El uso de las tecnologías de la información está presente en el ámbito docente desde, prácticamente su aparición. El profesorado se ha ido adaptando a los cambios tecnológicos desde que se empezara a democratizar el uso de los equipos informáticos en los primeros años de la década de los 90. Se comenzó, en primer lugar, a utilizar aplicaciones ofimáticas en los centros educativos, avanzando hacia el uso de presentaciones proyectadas, bases de datos, internet, web, plataformas online, archivos en la nube, aulas virtuales etc. La evolución del software y el hardware, pues, nos han traído hasta este momento del tiempo en que nos encontramos, momento en el que tenemos las herramientas para elaborar todos los documentos programáticos y, en algunas áreas, todo el material para nuestros alumnos, mediante medios digitales.

Sin embargo, visto con perspectiva, aunque se ha avanzado mucho desde que aquellos primeros procesadores de texto en línea de comandos, el uso de las tecnologías de la información siempre ha sido estático y requería una entrada constante del usuario y no proporcionaba una retroalimentación avanzada ni adaptativa en sus respuestas.

La inteligencia introduce un cambio de paradigma, nos encontramos en un punto de partida desde el que se cambiará la forma de interactuar con los equipos informáticos, potenciando increíblemente la capacidad de desarrollo en cualquier ámbito o especialidad, utilizando el lenguaje natural para dar instrucciones a sistema capaz de entenderlo, actuar y dar respuesta en unos pocos segundos de una forma muy similar a la que haría un ser humano.

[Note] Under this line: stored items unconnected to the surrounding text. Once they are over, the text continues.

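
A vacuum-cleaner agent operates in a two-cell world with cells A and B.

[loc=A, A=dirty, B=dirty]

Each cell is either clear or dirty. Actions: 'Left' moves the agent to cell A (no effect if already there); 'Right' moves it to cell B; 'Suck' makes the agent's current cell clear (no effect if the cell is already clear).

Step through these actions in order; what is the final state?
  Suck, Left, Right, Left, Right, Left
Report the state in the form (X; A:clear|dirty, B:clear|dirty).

(A; A:clear, B:dirty)

Suck (#1): (A; A:clear, B:dirty)
Left (#2): (A; A:clear, B:dirty)
Right (#3): (B; A:clear, B:dirty)
Left (#4): (A; A:clear, B:dirty)
Right (#5): (B; A:clear, B:dirty)
Left (#6): (A; A:clear, B:dirty)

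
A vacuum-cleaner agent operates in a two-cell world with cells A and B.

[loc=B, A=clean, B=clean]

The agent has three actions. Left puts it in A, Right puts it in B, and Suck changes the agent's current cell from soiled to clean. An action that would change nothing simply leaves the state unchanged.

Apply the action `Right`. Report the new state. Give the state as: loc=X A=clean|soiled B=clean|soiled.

loc=B A=clean B=clean

start: loc=B A=clean B=clean
1) do Right; now loc=B A=clean B=clean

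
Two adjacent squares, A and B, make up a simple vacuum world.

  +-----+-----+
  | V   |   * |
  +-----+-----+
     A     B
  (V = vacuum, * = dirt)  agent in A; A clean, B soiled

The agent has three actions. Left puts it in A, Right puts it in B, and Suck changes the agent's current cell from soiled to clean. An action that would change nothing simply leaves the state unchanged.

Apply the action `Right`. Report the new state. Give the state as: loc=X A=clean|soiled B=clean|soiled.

loc=B A=clean B=soiled

start: loc=A A=clean B=soiled
[1] after Right: loc=B A=clean B=soiled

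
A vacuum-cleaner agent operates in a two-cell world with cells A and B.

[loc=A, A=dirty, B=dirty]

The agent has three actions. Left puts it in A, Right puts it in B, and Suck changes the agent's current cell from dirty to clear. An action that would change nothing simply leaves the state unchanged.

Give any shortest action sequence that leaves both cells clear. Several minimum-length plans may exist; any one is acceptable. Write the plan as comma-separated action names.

Suck, Right, Suck

1. Suck → in A — A clear, B dirty
2. Right → in B — A clear, B dirty
3. Suck → in B — A clear, B clear
min 3: Suck A + move + Suck B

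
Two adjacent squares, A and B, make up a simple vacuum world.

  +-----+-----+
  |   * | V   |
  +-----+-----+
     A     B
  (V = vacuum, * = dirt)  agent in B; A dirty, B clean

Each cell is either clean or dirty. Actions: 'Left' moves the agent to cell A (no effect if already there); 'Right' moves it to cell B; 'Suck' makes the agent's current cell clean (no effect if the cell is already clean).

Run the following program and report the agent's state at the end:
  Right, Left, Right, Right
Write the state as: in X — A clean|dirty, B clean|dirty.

in B — A dirty, B clean

step 1/4 (Right): in B — A dirty, B clean
step 2/4 (Left): in A — A dirty, B clean
step 3/4 (Right): in B — A dirty, B clean
step 4/4 (Right): in B — A dirty, B clean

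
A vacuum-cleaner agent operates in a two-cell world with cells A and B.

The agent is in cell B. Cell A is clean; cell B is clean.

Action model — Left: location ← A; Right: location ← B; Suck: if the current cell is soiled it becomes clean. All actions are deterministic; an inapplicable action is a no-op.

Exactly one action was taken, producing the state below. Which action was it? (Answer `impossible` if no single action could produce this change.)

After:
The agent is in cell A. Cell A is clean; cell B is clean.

try  Left: <A|clean|clean>  ← match
try Right: <B|clean|clean>
try  Suck: <B|clean|clean>

Left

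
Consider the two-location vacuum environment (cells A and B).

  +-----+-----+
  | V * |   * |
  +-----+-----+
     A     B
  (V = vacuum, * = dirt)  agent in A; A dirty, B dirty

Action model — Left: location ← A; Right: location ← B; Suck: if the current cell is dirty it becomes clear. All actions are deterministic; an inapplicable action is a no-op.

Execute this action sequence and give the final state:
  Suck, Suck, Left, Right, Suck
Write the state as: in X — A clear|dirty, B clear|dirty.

in B — A clear, B clear

Suck (#1): in A — A clear, B dirty
Suck (#2): in A — A clear, B dirty
Left (#3): in A — A clear, B dirty
Right (#4): in B — A clear, B dirty
Suck (#5): in B — A clear, B clear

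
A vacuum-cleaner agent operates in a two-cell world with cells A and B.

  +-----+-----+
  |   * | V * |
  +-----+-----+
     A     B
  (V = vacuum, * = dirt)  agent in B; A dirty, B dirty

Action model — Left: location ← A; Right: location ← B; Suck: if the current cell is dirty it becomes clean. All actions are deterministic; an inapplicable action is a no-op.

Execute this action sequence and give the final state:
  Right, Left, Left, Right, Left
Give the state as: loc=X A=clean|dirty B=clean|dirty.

step 1/5 (Right): loc=B A=dirty B=dirty
step 2/5 (Left): loc=A A=dirty B=dirty
step 3/5 (Left): loc=A A=dirty B=dirty
step 4/5 (Right): loc=B A=dirty B=dirty
step 5/5 (Left): loc=A A=dirty B=dirty

loc=A A=dirty B=dirty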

La inteligencia Artificial, dicho en palabras de uno de sus grandes impulsores, Sam Altman, “La IA s una extensión de las capacidades humanas, que permite a las personas aumentar su creatividad, eficiencia y productividad, y que tiene el potencial de solucionar problemas complejos en áreas como la medicina, la educación, y el cambio climático”. Para Altman, la inteligencia artificial no es solo una tecnología, sino también un reflejo de la inteligencia humana, con el potencial de emular, e incluso superar en ciertos aspectos, habilidades complejas como el razonamiento, la interpretación del lenguaje natural y la toma de decisiones. Él enfatiza que, aunque la IA puede llegar a ser extremadamente poderosa, es crucial que sea desarrollada con responsabilidad, ética y transparencia. Según Altman, el objetivo final de la inteligencia artificial debería ser servir a la humanidad y mejorar la calidad de vida en todo el mundo, asegurando que sus beneficios se compartan de manera justa. 

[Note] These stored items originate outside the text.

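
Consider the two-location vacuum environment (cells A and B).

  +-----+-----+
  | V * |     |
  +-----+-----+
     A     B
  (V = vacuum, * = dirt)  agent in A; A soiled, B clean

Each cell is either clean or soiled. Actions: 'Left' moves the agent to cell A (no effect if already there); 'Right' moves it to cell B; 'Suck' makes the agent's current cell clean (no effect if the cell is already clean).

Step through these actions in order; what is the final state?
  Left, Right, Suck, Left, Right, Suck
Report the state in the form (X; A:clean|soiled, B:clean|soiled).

1. Left → (A; A:soiled, B:clean)
2. Right → (B; A:soiled, B:clean)
3. Suck → (B; A:soiled, B:clean)
4. Left → (A; A:soiled, B:clean)
5. Right → (B; A:soiled, B:clean)
6. Suck → (B; A:soiled, B:clean)

(B; A:soiled, B:clean)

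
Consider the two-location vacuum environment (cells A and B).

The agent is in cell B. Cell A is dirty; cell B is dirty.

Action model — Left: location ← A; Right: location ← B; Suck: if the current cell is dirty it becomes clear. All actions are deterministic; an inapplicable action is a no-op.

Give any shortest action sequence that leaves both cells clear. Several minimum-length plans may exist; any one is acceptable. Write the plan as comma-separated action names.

Suck, Left, Suck

1) do Suck; now loc=B A=dirty B=clear
2) do Left; now loc=A A=dirty B=clear
3) do Suck; now loc=A A=clear B=clear
min 3: Suck B + move + Suck A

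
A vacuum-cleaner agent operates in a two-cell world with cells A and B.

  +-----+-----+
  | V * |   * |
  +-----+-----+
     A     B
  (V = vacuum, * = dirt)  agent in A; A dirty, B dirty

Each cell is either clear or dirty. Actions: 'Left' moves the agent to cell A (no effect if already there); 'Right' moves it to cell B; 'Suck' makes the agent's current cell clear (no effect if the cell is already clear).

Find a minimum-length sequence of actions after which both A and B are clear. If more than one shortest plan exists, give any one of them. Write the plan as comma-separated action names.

Suck, Right, Suck

step 1/3 (Suck): (A; A:clear, B:dirty)
step 2/3 (Right): (B; A:clear, B:dirty)
step 3/3 (Suck): (B; A:clear, B:clear)
min 3: Suck A + move + Suck B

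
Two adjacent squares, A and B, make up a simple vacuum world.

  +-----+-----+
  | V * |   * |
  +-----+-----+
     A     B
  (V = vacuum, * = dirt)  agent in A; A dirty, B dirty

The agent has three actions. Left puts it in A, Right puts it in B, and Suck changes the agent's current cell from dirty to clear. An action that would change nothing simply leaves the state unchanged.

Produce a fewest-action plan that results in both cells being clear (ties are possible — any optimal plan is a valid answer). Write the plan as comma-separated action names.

[1] after Suck: <A|clear|dirty>
[2] after Right: <B|clear|dirty>
[3] after Suck: <B|clear|clear>
min 3: Suck A + move + Suck B

Suck, Right, Suck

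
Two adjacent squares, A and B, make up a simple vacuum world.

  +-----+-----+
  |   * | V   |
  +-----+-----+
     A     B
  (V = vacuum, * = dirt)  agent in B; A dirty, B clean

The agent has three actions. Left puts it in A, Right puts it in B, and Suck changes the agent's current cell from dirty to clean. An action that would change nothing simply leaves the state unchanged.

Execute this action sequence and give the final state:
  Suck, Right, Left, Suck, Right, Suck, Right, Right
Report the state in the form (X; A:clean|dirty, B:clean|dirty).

1. Suck → (B; A:dirty, B:clean)
2. Right → (B; A:dirty, B:clean)
3. Left → (A; A:dirty, B:clean)
4. Suck → (A; A:clean, B:clean)
5. Right → (B; A:clean, B:clean)
6. Suck → (B; A:clean, B:clean)
7. Right → (B; A:clean, B:clean)
8. Right → (B; A:clean, B:clean)

(B; A:clean, B:clean)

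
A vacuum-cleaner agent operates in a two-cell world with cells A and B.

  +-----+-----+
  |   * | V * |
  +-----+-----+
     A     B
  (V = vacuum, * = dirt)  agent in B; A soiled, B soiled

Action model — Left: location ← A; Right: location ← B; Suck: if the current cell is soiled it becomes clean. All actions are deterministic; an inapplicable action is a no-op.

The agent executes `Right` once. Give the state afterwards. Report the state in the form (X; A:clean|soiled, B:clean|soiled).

start: (B; A:soiled, B:soiled)
t=1 Right ⇒ (B; A:soiled, B:soiled)

(B; A:soiled, B:soiled)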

La inteligencia artificial, por tanto, transforma la forma en que los docentes interactúan con la tecnología y permite un enfoque educativo más dinámico, adaptativo y personalizado. La IA facilita la automatización de tareas repetitivas y administrativas, como la corrección de ciertos tipos de evaluaciones o el análisis de los resultados de exámenes. Esto reduce la carga de trabajo y permite a los docentes dedicar más tiempo a actividades pedagógicas que requieren creatividad y atención directa, como el diseño de actividades interactivas o el acompañamiento de los estudiantes con necesidades especiales.

Además, la IA permite la creación de experiencias de aprendizaje mucho más inmersivas y significativas, tales como simulaciones, prácticas de idiomas en tiempo real, o asistencia virtual en el aula mediante chatbots educativos que responden a dudas comunes, apoyando el aprendizaje incluso fuera del horario escolar. Los docentes ahora pueden ofrecer experiencias de aprendizaje que no solo captan la atención de los estudiantes, sino que también los involucran de una manera profunda y significativa.

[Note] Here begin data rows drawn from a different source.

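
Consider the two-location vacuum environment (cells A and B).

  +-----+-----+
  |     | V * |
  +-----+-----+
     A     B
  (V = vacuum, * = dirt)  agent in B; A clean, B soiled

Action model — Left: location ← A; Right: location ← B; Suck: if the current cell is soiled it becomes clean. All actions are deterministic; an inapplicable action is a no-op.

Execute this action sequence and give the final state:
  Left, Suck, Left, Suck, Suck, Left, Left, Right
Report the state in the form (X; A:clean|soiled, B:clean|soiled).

Left (#1): (A; A:clean, B:soiled)
Suck (#2): (A; A:clean, B:soiled)
Left (#3): (A; A:clean, B:soiled)
Suck (#4): (A; A:clean, B:soiled)
Suck (#5): (A; A:clean, B:soiled)
Left (#6): (A; A:clean, B:soiled)
Left (#7): (A; A:clean, B:soiled)
Right (#8): (B; A:clean, B:soiled)

(B; A:clean, B:soiled)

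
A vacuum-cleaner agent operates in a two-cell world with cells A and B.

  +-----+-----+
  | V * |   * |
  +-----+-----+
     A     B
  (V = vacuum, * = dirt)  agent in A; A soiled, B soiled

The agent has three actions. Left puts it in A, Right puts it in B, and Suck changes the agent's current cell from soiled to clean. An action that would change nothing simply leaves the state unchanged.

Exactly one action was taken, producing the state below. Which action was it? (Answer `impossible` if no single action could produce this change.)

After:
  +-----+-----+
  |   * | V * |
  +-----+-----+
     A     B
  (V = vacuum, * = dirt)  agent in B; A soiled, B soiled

try  Left: (A; A:soiled, B:soiled)
try Right: (B; A:soiled, B:soiled)  ← match
try  Suck: (A; A:clean, B:soiled)

Right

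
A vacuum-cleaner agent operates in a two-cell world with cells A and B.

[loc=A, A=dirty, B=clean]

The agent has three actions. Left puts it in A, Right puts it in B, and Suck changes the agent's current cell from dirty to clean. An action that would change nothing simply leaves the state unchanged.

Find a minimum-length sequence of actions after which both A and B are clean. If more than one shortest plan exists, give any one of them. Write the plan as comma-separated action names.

Suck

1) do Suck; now <A|clean|clean>
min 1: A is dirty, one Suck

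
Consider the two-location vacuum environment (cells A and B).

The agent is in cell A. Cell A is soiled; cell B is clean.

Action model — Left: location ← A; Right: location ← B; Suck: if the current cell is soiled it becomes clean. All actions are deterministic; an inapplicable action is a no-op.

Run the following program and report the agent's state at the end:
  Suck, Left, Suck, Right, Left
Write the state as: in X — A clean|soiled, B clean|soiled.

in A — A clean, B clean

[1] after Suck: in A — A clean, B clean
[2] after Left: in A — A clean, B clean
[3] after Suck: in A — A clean, B clean
[4] after Right: in B — A clean, B clean
[5] after Left: in A — A clean, B clean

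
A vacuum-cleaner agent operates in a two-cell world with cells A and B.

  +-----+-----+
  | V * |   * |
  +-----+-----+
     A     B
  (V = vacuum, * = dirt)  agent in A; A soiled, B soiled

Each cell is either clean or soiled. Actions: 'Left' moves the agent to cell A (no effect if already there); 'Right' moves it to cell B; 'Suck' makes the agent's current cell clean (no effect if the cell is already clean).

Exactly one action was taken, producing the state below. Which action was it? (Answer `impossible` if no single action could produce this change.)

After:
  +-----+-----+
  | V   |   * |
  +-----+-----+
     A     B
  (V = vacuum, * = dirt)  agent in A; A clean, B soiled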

Por último, la inteligencia artificial ofrece una oportunidad sin precedentes para analizar y reflexionar sobre el propio proceso de enseñanza. Con la ayuda de la IA, los docentes pueden recibir retroalimentación sobre sus prácticas pedagógicas, comprender qué métodos o estrategias están funcionando mejor y adaptarse continuamente. Esto no solo mejora la experiencia del estudiante, sino también el desarrollo profesional de los docentes, quienes se convierten en facilitadores activos de un aprendizaje adaptado y enfocado en los objetivos de cada estudiante.

En resumen, la inteligencia artificial en educación representa un salto cualitativo desde el simple uso de herramientas informáticas hacia una interacción dinámica y adaptativa, que transforma la enseñanza en un proceso más personalizado, eficiente y enriquecedor tanto para docentes como para estudiantes.